Malchus gasped and clutched the old man's shoulder. "Here? In the house?"

"Yes, sir."

"I must see her."

"You cannot, sir. She has given strict orders that not even her dearest friends are to know that she is here."

But Malchus had forgotten the old man. The beating of his heart was stifling him and, flinging out his arms, he rushed past Ammon into the house.

It echoed to his footsteps like an empty tomb as he hastened from chamber to chamber. Each was empty till he came to the small inner chamber which had been Helena's private sitting room. As he entered it, two slaves rose quickly from their watch beside a couch and hurried toward him with hands raised to bar his approach. Malchus could see that on the couch behind them some one lay motionless.

When he did not stop, each of the slaves seized one of his arms and with a strength born of his frenzy he dragged them with him toward the couch.

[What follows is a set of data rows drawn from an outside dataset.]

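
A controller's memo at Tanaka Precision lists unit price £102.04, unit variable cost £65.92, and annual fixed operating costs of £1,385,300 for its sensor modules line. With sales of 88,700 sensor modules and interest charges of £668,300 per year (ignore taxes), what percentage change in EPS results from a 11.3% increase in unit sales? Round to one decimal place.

Total contribution margin = 88,700 × £36.12 = £3,203,844.00.
EBIT = £3,203,844.00 − £1,385,300 = £1,818,544.00.
After interest of £668,300.00, pre-tax earnings = £1,150,244.00.
DCL = total CM / (EBIT − I) = £3,203,844.00 / £1,150,244.00 = 2.7854.
EPS therefore changes by 2.7854 × (+11.3%) = +31.5%.

+31.5%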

The face that stared blindly at him from the couch was not the face of Helena. As he staggered back in horror it seemed to him at first that the heavy, leonine mask foully discolored with brown blotches was not a human face at all. Yet the shape of the linen-covered body was human, and he saw, with a shudder, that a naked human arm, horribly thickened and corroded, lay across the breast.

He turned away his face. His eyes met those of Ammon, who had followed him. "Take me to your mistress," he pleaded in a broken voice.

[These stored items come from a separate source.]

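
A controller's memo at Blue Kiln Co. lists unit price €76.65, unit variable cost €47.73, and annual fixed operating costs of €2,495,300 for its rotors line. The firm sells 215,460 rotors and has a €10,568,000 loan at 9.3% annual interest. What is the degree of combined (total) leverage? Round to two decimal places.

Total contribution margin = 215,460 × €28.92 = €6,231,103.20.
Operating income = contribution − fixed costs = €6,231,103.20 − €2,495,300 = €3,735,803.20. Interest = €982,824.00.
DOL = €6,231,103.20 ÷ €3,735,803.20 = 1.6679; DFL = €3,735,803.20 ÷ €2,752,979.20 = 1.3570.
DCL = DOL × DFL = 1.6679 × 1.3570 = 2.2633.

2.26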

The old man nodded toward the couch.

Malchus covered his face with his hands. "No!" he moaned. "No! Such things are not possible."

Then a harsh, stertorous voice was heard in the room. "Who is it?" the voice asked.

A silence, filled by the thick breathing of the leper, followed the question.

"Ammon," the voice began again, "answer immediately. Who is this stranger?"

Malchus turned and fell on his knees, but with eyes averted from the couch. "It is I, Helena--Malchus. I have come back."

Again there was silence. Then the reply came:

"Go away. I do not know you. Ammon, order the slaves to drive him out with whips."

But Ammon and the slaves stood motionless beside the couch, and Malchus, with a cry like the snapping of a cord, fled from the room and ran stumbling through the garden till he fell headlong in the long grass.

[Illustration: woodcut]

[Illustration: woodcut]

_Chapter Seventeen_

So Malchus found his cure. When he came to himself the sun was low. A coolness breathed through the trees and the long grass in which he lay. It seemed to him that he had awakened out of a long fever. His mind was clear and cool like the garden about him. A bond within him had snapped, as at birth the bond is severed that binds the child to the mother. The past had broken from him and plunged away like an avalanche into the depths far beneath him, leaving him high and lonely like a single granite rock which has escaped the crash; and as he stood up in the grass he knew that he was cured of the long distemperature of earthly love.

He stood waiting. Soon the sun would set. But as he waited, the light grew and soon the garden was filled with the pure essence of early sunlight. The sunset and the hours of darkness had passed over him as he lay in the grass, and already the new day had risen. Without hesitation he made his way to the garden door and, closing it behind him, turned his steps, as he had done once before, toward Lake Mareotis. Soon he had left the city and threaded the long vineyards, and now he stood on the wharf at the edge of the lake. A ship was waiting and, going on board, he sat down and covered his head with his cloak. It was as if time had rolled back and a part of his life were repeating itself. But this time he followed no one, for he needed no guide or support, being sufficient to himself. Out in the desert his trial awaited him, but now he went forward in confidence, desiring only his cell which faced the east high on its sandy hill, for there, he knew, he would find his salvation.

[Illustration: woodcut]

[Transcriber's note: Odd and unusual spellings are as printed.]